Basically, to play this game well, one needs to determine the smallest needles in a huge straw pile of possibilities. To meet the challenges of this field, which heavily leaves from traditional games, we have developed multiple decisive ingredients, including the new neurological network structure that includes inductive biases for the problem, and a procedure to generate useful artificial data, and a recipe to take advantage of the problem consensus.

Next, we trained Alphatensor agent using the reinforcement learning to play the game, starting with any knowledge about the current matrix algorithms. Through learning, Alphatensor gradually improves over time, as it was discovered by the multiplier historical matrix algorithms such as Strasen’s, ultimately bypassing the world of human intuition and discovering faster algorithms than previously known.

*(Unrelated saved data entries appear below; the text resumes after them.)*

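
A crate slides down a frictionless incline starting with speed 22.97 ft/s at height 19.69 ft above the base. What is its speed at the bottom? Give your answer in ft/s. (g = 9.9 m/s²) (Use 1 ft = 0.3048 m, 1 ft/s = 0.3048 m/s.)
Convert to SI: v₀ = 7.00126 m/s, h = 6.00151 m
½mv₀² + mgh = ½mv² ⇒ v = √(v₀² + 2gh) = √(7.00126² + 2·9.9·6.00151) = 12.9556 m/s = 42.51 ft/s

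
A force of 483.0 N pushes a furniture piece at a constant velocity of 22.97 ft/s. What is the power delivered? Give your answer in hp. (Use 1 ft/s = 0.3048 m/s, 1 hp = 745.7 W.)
Convert to SI: F = 483.0 N, v = 7.00126 m/s
P = Fv = (483.0)(7.00126) = 3381.61 W = 4.535 hp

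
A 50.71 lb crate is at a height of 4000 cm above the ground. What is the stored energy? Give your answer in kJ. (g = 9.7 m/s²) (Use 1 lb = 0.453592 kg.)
Convert to SI: m = 23.0017 kg, h = 40.0 m
PE = mgh = (23.0017)(9.7)(40.0) = 8924.64 J = 8.925 kJ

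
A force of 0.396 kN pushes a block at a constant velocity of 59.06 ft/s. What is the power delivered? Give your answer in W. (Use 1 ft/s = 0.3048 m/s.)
Convert to SI: F = 396.0 N, v = 18.0015 m/s
P = Fv = (396.0)(18.0015) = 7129 W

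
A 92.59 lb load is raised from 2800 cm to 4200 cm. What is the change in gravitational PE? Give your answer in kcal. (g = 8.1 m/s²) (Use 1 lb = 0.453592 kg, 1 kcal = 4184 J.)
Convert to SI: m = 41.9981 kg, Δh = 14.0 m
ΔPE = mgΔh = (41.9981)(8.1)(14.0) = 4762.58 J = 1.138 kcal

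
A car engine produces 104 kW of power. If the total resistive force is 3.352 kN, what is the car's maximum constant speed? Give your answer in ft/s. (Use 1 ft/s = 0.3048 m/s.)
Convert to SI: F = 3352.0 N
P = Fv ⇒ v = P/F = 104000 W/3352.0 N = 31.0263 m/s = 101.8 ft/s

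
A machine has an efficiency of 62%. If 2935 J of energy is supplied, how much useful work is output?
W_out = η·W_in = 0.62·2935 = 1819.7 J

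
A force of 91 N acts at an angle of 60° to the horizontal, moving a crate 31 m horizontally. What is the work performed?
W = F·d·cosθ = (91)(31)cos(60°) = 1411 J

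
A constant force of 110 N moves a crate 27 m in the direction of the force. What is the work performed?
W = F·d = (110)(27) = 2970 J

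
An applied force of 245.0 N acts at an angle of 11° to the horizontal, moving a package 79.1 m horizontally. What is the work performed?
W = F·d·cosθ = (245.0)(79.1)cos(11°) = 19020 J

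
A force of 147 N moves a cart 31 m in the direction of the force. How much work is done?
W = F·d = (147)(31) = 4557 J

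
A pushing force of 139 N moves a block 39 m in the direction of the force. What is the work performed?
W = F·d = (139)(39) = 5421 J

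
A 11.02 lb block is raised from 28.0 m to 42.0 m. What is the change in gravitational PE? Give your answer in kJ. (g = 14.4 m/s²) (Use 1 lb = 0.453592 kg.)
Convert to SI: m = 4.99858 kg, Δh = 14.0 m
ΔPE = mgΔh = (4.99858)(14.4)(14.0) = 1007.71 J = 1.008 kJ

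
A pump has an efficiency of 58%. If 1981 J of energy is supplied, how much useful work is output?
W_out = η·W_in = 0.58·1981 = 1148.98 J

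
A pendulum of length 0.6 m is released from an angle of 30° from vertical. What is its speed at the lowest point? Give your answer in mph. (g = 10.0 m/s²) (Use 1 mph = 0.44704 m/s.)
h = L(1 − cosθ) = 0.6(1 − cos30°) = 0.0803848 m
v = √(2gh) = √(2·10.0·0.0803848) = 1.26795 m/s = 2.836 mph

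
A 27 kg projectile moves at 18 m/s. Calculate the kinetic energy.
KE = ½mv² = ½(27)(18)² = 4374.0 J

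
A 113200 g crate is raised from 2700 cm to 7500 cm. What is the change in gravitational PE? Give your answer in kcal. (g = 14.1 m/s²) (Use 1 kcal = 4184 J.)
Convert to SI: m = 113.2 kg, Δh = 48.0 m
ΔPE = mgΔh = (113.2)(14.1)(48.0) = 76613.8 J = 18.31 kcal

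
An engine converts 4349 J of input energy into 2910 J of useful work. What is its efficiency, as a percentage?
η = W_out/W_in = 2910/4349 = 66.91%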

For example, if the traditional algorithm that was taught in the school doubles the 4×5 matrix by 5 x 5 using 100 doubles, and this number was reduced to 80 with human ingenuity, alphatensor found algorithms that do the same process using only 76 doubles.

In addition to this example, Alphatensor’s algorithm in the Strasen algorithm consisting of two levels in a limited field for the first time since its discovery 50 years ago. These algorithms can be used to multiply small matrices as beginnings to reproduce a much larger prescription than the arbitrary size.

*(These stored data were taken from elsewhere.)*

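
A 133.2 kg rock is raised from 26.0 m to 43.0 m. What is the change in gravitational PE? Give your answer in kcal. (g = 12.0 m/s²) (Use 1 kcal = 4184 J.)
ΔPE = mgΔh = (133.2)(12.0)(17.0) = 27172.8 J = 6.494 kcal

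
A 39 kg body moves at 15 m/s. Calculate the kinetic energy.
KE = ½mv² = ½(39)(15)² = 4387.5 J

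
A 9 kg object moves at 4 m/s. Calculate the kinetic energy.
KE = ½mv² = ½(9)(4)² = 72.0 J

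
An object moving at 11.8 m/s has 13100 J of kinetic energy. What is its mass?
m = 2·KE/v² = 2·13100/(11.8)² = 188.2 kg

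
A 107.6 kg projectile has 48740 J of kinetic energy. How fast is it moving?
v = √(2·KE/m) = √(2·48740/107.6) = 30.1 m/s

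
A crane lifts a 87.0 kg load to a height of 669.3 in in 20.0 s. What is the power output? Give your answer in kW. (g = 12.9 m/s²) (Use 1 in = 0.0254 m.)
Convert to SI: m = 87.0 kg, h = 17.0002 m, t = 20.0 s
P = mgh/t = (87.0)(12.9)(17.0002)/20.0 = 953.967 W = 0.954 kW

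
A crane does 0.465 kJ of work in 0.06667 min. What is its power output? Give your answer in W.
Convert to SI: W = 465.0 J, t = 4.0002 s
P = W/t = 465.0/4.0002 = 116.2 W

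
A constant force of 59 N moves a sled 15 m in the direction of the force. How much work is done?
W = F·d = (59)(15) = 885.0 J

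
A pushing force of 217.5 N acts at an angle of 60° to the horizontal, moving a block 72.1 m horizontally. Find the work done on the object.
W = F·d·cosθ = (217.5)(72.1)cos(60°) = 7841 J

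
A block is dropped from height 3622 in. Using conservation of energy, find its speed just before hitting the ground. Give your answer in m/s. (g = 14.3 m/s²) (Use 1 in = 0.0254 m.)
Convert to SI: h = 91.9988 m
mgh = ½mv² ⇒ v = √(2gh) = √(2·14.3·91.9988) = 51.29 m/s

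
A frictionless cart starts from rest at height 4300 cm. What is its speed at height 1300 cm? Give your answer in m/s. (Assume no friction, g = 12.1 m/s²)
Convert to SI: h₁−h₂ = 30.0 m
mgh₁ = mgh₂ + ½mv² ⇒ v = √(2g(h₁−h₂)) = √(2·12.1·30.0) = 26.94 m/s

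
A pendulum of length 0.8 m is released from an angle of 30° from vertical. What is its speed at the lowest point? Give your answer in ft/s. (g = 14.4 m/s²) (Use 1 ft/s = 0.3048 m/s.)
h = L(1 − cosθ) = 0.8(1 − cos30°) = 0.10718 m
v = √(2gh) = √(2·14.4·0.10718) = 1.75692 m/s = 5.764 ft/s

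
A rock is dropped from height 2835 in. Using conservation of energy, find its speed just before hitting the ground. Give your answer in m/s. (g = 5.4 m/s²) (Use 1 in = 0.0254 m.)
Convert to SI: h = 72.009 m
mgh = ½mv² ⇒ v = √(2gh) = √(2·5.4·72.009) = 27.89 m/s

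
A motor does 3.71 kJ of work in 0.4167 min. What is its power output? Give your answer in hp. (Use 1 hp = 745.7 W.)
Convert to SI: W = 3710.0 J, t = 25.002 s
P = W/t = 3710.0/25.002 = 148.388 W = 0.199 hp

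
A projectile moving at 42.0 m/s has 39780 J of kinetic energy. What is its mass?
m = 2·KE/v² = 2·39780/(42.0)² = 45.1 kg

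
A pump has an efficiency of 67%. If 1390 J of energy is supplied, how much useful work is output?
W_out = η·W_in = 0.67·1390 = 931.3 J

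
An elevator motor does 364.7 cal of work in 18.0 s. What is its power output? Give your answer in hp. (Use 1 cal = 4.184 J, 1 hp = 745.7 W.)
Convert to SI: W = 1525.9 J, t = 18.0 s
P = W/t = 1525.9/18.0 = 84.7725 W = 0.1137 hp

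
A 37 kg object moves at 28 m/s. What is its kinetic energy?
KE = ½mv² = ½(37)(28)² = 14504.0 J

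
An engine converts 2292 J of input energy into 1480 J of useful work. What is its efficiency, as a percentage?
η = W_out/W_in = 1480/2292 = 64.57%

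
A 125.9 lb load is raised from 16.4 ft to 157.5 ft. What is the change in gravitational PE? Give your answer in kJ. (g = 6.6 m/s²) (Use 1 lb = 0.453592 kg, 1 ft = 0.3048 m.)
Convert to SI: m = 57.1072 kg, Δh = 43.0073 m
ΔPE = mgΔh = (57.1072)(6.6)(43.0073) = 16209.8 J = 16.21 kJ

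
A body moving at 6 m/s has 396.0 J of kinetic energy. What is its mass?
m = 2·KE/v² = 2·396.0/(6)² = 22.0 kg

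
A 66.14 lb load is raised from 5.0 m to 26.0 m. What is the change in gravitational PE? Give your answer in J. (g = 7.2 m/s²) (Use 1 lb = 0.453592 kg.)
Convert to SI: m = 30.0006 kg, Δh = 21.0 m
ΔPE = mgΔh = (30.0006)(7.2)(21.0) = 4536 J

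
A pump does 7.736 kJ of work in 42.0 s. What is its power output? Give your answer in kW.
Convert to SI: W = 7736.0 J, t = 42.0 s
P = W/t = 7736.0/42.0 = 184.19 W = 0.1842 kW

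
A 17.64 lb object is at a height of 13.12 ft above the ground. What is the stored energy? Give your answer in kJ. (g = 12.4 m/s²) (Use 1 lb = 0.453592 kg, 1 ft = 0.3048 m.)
Convert to SI: m = 8.00136 kg, h = 3.99898 m
PE = mgh = (8.00136)(12.4)(3.99898) = 396.766 J = 0.3968 kJ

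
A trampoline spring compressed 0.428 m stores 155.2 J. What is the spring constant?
k = 2·PE/x² = 2·155.2/(0.428)² = 1694 N/m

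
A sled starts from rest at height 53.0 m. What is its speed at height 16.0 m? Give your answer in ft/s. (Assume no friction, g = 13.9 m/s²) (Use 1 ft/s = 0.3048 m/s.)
mgh₁ = mgh₂ + ½mv² ⇒ v = √(2g(h₁−h₂)) = √(2·13.9·37.0) = 32.0718 m/s = 105.2 ft/s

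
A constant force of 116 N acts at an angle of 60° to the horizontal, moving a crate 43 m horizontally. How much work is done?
W = F·d·cosθ = (116)(43)cos(60°) = 2494 J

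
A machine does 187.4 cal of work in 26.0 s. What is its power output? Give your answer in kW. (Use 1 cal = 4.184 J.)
Convert to SI: W = 784.082 J, t = 26.0 s
P = W/t = 784.082/26.0 = 30.157 W = 0.03016 kW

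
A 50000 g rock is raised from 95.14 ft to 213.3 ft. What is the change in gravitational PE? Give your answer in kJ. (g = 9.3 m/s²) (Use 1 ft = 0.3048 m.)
Convert to SI: m = 50.0 kg, Δh = 36.0152 m
ΔPE = mgΔh = (50.0)(9.3)(36.0152) = 16747.1 J = 16.75 kJ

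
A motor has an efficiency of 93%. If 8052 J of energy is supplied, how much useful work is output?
W_out = η·W_in = 0.93·8052 = 7488.36 J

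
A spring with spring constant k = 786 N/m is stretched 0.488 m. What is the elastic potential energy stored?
PE = ½kx² = ½(786)(0.488)² = 93.59 J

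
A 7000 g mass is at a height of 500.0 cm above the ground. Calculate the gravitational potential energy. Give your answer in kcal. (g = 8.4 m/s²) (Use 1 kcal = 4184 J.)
Convert to SI: m = 7.0 kg, h = 5.0 m
PE = mgh = (7.0)(8.4)(5.0) = 294.0 J = 0.07027 kcal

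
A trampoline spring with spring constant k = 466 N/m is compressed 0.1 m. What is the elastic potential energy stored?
PE = ½kx² = ½(466)(0.1)² = 2.33 J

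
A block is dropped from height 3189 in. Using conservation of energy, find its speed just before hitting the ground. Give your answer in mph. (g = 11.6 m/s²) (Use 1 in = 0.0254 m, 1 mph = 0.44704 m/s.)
Convert to SI: h = 81.0006 m
mgh = ½mv² ⇒ v = √(2gh) = √(2·11.6·81.0006) = 43.3499 m/s = 96.97 mph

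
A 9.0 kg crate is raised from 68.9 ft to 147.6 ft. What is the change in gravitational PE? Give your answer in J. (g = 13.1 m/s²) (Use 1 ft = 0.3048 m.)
Convert to SI: m = 9.0 kg, Δh = 23.9878 m
ΔPE = mgΔh = (9.0)(13.1)(23.9878) = 2828 J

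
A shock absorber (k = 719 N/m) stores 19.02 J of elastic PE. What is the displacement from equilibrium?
x = √(2·PE/k) = √(2·19.02/719) = 0.23 m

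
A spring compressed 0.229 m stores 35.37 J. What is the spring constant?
k = 2·PE/x² = 2·35.37/(0.229)² = 1349 N/m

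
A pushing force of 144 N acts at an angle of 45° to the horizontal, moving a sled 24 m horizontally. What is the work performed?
W = F·d·cosθ = (144)(24)cos(45°) = 2444 J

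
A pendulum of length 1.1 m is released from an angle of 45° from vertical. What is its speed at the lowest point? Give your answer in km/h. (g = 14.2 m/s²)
h = L(1 − cosθ) = 1.1(1 − cos45°) = 0.322183 m
v = √(2gh) = √(2·14.2·0.322183) = 3.02489 m/s = 10.89 km/h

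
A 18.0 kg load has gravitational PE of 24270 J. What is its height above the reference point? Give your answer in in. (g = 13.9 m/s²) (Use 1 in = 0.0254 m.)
h = PE/(mg) = 24270.0/(18.0·13.9) = 97.0024 m = 3819 in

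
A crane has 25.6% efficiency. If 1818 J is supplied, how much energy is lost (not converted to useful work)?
W_lost = W_in(1 − η) = 1818·(1 − 0.256) = 1353 J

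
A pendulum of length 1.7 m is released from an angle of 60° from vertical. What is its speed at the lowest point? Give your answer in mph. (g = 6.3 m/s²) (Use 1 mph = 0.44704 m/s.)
h = L(1 − cosθ) = 1.7(1 − cos60°) = 0.85 m
v = √(2gh) = √(2·6.3·0.85) = 3.27261 m/s = 7.321 mph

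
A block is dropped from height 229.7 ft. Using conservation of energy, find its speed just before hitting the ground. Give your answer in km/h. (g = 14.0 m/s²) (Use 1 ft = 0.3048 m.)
Convert to SI: h = 70.0126 m
mgh = ½mv² ⇒ v = √(2gh) = √(2·14.0·70.0126) = 44.2759 m/s = 159.4 km/h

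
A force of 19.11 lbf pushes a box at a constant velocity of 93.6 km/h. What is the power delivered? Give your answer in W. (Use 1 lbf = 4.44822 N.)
Convert to SI: F = 85.0055 N, v = 26.0 m/s
P = Fv = (85.0055)(26.0) = 2210 W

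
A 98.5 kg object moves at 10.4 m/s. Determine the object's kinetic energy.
KE = ½mv² = ½(98.5)(10.4)² = 5327 J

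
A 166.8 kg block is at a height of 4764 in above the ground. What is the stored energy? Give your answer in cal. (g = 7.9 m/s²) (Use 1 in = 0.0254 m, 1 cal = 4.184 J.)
Convert to SI: m = 166.8 kg, h = 121.006 m
PE = mgh = (166.8)(7.9)(121.006) = 159451 J = 38110 cal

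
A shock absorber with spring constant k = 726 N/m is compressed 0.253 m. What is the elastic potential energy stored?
PE = ½kx² = ½(726)(0.253)² = 23.24 J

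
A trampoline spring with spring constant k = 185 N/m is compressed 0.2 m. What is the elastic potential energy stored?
PE = ½kx² = ½(185)(0.2)² = 3.7 J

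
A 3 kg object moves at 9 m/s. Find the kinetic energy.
KE = ½mv² = ½(3)(9)² = 121.5 J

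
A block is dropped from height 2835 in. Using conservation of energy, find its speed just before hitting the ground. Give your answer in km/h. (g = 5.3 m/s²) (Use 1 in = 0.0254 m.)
Convert to SI: h = 72.009 m
mgh = ½mv² ⇒ v = √(2gh) = √(2·5.3·72.009) = 27.6278 m/s = 99.46 km/h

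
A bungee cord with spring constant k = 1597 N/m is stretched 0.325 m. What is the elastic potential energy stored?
PE = ½kx² = ½(1597)(0.325)² = 84.34 J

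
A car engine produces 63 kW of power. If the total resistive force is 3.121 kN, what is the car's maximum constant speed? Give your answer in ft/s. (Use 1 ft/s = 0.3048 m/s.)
Convert to SI: F = 3121.0 N
P = Fv ⇒ v = P/F = 63000 W/3121.0 N = 20.1858 m/s = 66.23 ft/s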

Moreover, Alphatensor also discovers a variety of modern complexity algorithms-up to thousands of strained algorithms for each size, which indicates that the area of ​​double-matched algorithms is richer than before.

The algorithms in this rich area have different mathematical and practical properties. Take advantage of this diversity, we adapted Alphatensor to find fast algorithms specifically on certain devices, such as NVIDIA V100 GPU and Google Tpu V2. These large-scalep algorithms multiply 10-20 % of commonly used algorithms on the same devices, which showcase alphatensor in improving arbitrary goals.

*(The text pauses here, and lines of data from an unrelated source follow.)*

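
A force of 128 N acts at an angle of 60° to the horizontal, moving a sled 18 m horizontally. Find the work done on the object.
W = F·d·cosθ = (128)(18)cos(60°) = 1152 J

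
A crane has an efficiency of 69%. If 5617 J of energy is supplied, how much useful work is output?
W_out = η·W_in = 0.69·5617 = 3875.73 J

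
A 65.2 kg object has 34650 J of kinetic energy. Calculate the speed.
v = √(2·KE/m) = √(2·34650/65.2) = 32.6 m/s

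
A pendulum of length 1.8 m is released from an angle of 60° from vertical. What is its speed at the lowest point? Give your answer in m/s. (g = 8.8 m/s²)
h = L(1 − cosθ) = 1.8(1 − cos60°) = 0.9 m
v = √(2gh) = √(2·8.8·0.9) = 3.98 m/s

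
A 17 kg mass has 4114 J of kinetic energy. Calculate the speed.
v = √(2·KE/m) = √(2·4114/17) = 22.0 m/s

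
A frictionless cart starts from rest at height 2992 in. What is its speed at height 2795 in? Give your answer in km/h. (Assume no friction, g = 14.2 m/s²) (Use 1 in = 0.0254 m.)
Convert to SI: h₁−h₂ = 5.0038 m
mgh₁ = mgh₂ + ½mv² ⇒ v = √(2g(h₁−h₂)) = √(2·14.2·5.0038) = 11.9209 m/s = 42.92 km/h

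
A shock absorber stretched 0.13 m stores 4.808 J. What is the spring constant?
k = 2·PE/x² = 2·4.808/(0.13)² = 569.0 N/m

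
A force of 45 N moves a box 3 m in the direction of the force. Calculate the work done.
W = F·d = (45)(3) = 135.0 J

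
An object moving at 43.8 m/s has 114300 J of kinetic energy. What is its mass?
m = 2·KE/v² = 2·114300/(43.8)² = 119.2 kg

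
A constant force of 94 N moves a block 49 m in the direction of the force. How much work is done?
W = F·d = (94)(49) = 4606 J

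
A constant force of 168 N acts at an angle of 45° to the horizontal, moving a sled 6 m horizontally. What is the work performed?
W = F·d·cosθ = (168)(6)cos(45°) = 712.8 J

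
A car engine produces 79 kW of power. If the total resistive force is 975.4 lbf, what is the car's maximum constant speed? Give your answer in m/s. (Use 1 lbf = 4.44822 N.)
Convert to SI: F = 4338.79 N
P = Fv ⇒ v = P/F = 79000 W/4338.79 N = 18.21 m/s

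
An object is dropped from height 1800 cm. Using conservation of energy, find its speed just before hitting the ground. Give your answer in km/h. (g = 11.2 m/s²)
Convert to SI: h = 18.0 m
mgh = ½mv² ⇒ v = √(2gh) = √(2·11.2·18.0) = 20.0798 m/s = 72.29 km/h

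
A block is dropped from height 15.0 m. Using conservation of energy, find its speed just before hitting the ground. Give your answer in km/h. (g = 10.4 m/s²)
mgh = ½mv² ⇒ v = √(2gh) = √(2·10.4·15.0) = 17.6635 m/s = 63.59 km/h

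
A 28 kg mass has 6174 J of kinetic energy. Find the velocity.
v = √(2·KE/m) = √(2·6174/28) = 21.0 m/s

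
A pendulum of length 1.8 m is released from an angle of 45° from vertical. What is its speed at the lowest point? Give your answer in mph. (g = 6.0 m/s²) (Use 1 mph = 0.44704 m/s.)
h = L(1 − cosθ) = 1.8(1 − cos45°) = 0.527208 m
v = √(2gh) = √(2·6.0·0.527208) = 2.51525 m/s = 5.626 mph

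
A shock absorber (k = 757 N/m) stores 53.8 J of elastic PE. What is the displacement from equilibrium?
x = √(2·PE/k) = √(2·53.8/757) = 0.377 m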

Explore the influence on research and future applications

Sports, our results can direct more research in the theory of complexity, which aims to determine the fastest algorithms to solve mathematical problems. By exploring the space of possible algorithms in a more effective way than previous methods, Alphatensor helps to enhance our understanding of the richness of the reproduction of matrix. Understanding this space may understand new results to help identify the uninterrupted complexity of the matrix, which is one of the most important open problems in computer science.

Since the reproduction of the matrix is ​​an essential component of many mathematical tasks, computer drawings, digital communications, nervous network and scientific computing can make algorithms discovered by Alphatensor accounts in these areas more efficient. Alphatensor’s elasticity can also consider any type of target new applications to design algorithms that improve measures such as energy use and numerical stability, which helps prevent small approximation errors from snowball with the algorithm.

While we focused here on the problem of hitting the private matrix, we hope to inspire our other paper to use artificial intelligence to direct the discovery of algorithms for other basic mathematical tasks. Our research also shows that Alphazero is a powerful algorithm that can extend beyond the traditional games field to help solve open mathematics problems. Based on our research, we hope to stimulate a larger set of work – the application of artificial intelligence to help society solve some of the most important challenges in mathematics and through science.

You can find more information in the GitHub alphatensor warehouse.